La coutume d’une procession au cimetière au
soir de la Toussaint, codifiée par les Processionnaux, témoigne de la communion
des fidèles de la terre avec les fidèles défunts et de la dimension
eschatologique de toute vie chrétienne.
Bien des livres liturgiques diocésains en
France prévoyaient aussi chaque dimanche avant la grand-messe une procession,
qui devait se dérouler tout d’abord à l’extérieur de l’église (les
monastères connaissent eux aussi une procession lustrative des locaux), mais
qui prit le plus souvent la forme d’un hommage à la Croix et d’une
solennisation du jour du Seigneur, après l’aspersion.
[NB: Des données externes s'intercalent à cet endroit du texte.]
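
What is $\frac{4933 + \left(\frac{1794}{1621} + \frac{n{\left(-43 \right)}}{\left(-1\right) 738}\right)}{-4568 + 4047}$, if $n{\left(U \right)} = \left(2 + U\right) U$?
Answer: $- \frac{143897663}{15201738} \approx -9.4659$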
On y trouve également une procession solennelle pour l’Ascension, dont témoigne
déjà saint Grégoire de Tours (Hist. Fr. , V, 11) et qui s’est maintenue
chez les Dominicains. Ce jour-là, le Processionnal de Chartres (1865) prévoit
une disposition des chants particulière « là où l’on est dans l’usage de
faire la Procession à l’extérieur, avec station soit dans une Église, soit
devant une Croix ».
Le Cérémonial des Évêques les qualifie
ainsi « si elles sont assignées à des jours particuliers pour une cause
publique » (n. 1094). Bien des processions ont gardé leur caractère
singulier, lié le plus souvent à des temps de calamité ou de malheur
public : guerre, pluies désastreuses, épidémie, etc. À peine devenu pape
le 3 septembre 590, saint Grégoire le Grand prescrivit une procession à
Sainte-Marie-Majeure à partir des sept régions de Rome pour conjurer le fléau
des inondations de l’année précédente. Il recommença en 603. Deux ans
auparavant, il avait exhorté les évêques de Sicile à faire des processions deux
fois par semaine devant les malheurs de l’invasion de l’île. À Paris,
survient-il un fléau ou la menace d’un danger important, une procession
solennelle portait à Notre-Dame la châsse de sainte Geneviève : on en
compte cinq au xiiie
siècle, cinq encore au xive,
onze au xve,
quarante-quatre au xvie.
Le rythme se ralentit ensuite : sept au xviie,
deux seulement au xviiie.
Ce rythme est-il l’indice d’une diminution des périls, ou de la confiance en la
sainte de Paris ; ou encore d’un moindre intérêt du chapitre de chanoines,
désormais initiateurs des processions ? La Bretagne, fertile en
processions, a connu un pèlerinage-procession mémorable en 1634 : celui de
Pont-L’Abbé, acte de pénitence et d’action de grâce pour la protection de
sainte Anne sur la ville lors d’une épidémie de peste. De Pont-L’Abbé à
Sainte-Anne d’Auray, cela faisait vingt-cinq lieues à parcourir à pied. L’ordre
de marche avait été rigoureusement réglé à l’avance : les vingt carmes du
couvent avec leur croix, et deux bannières portées par deux recteurs des
environs, puis les hommes, trois par trois, enfin les femmes dans le même
ordre, chacun des groupes devant rester complètement séparé des autres.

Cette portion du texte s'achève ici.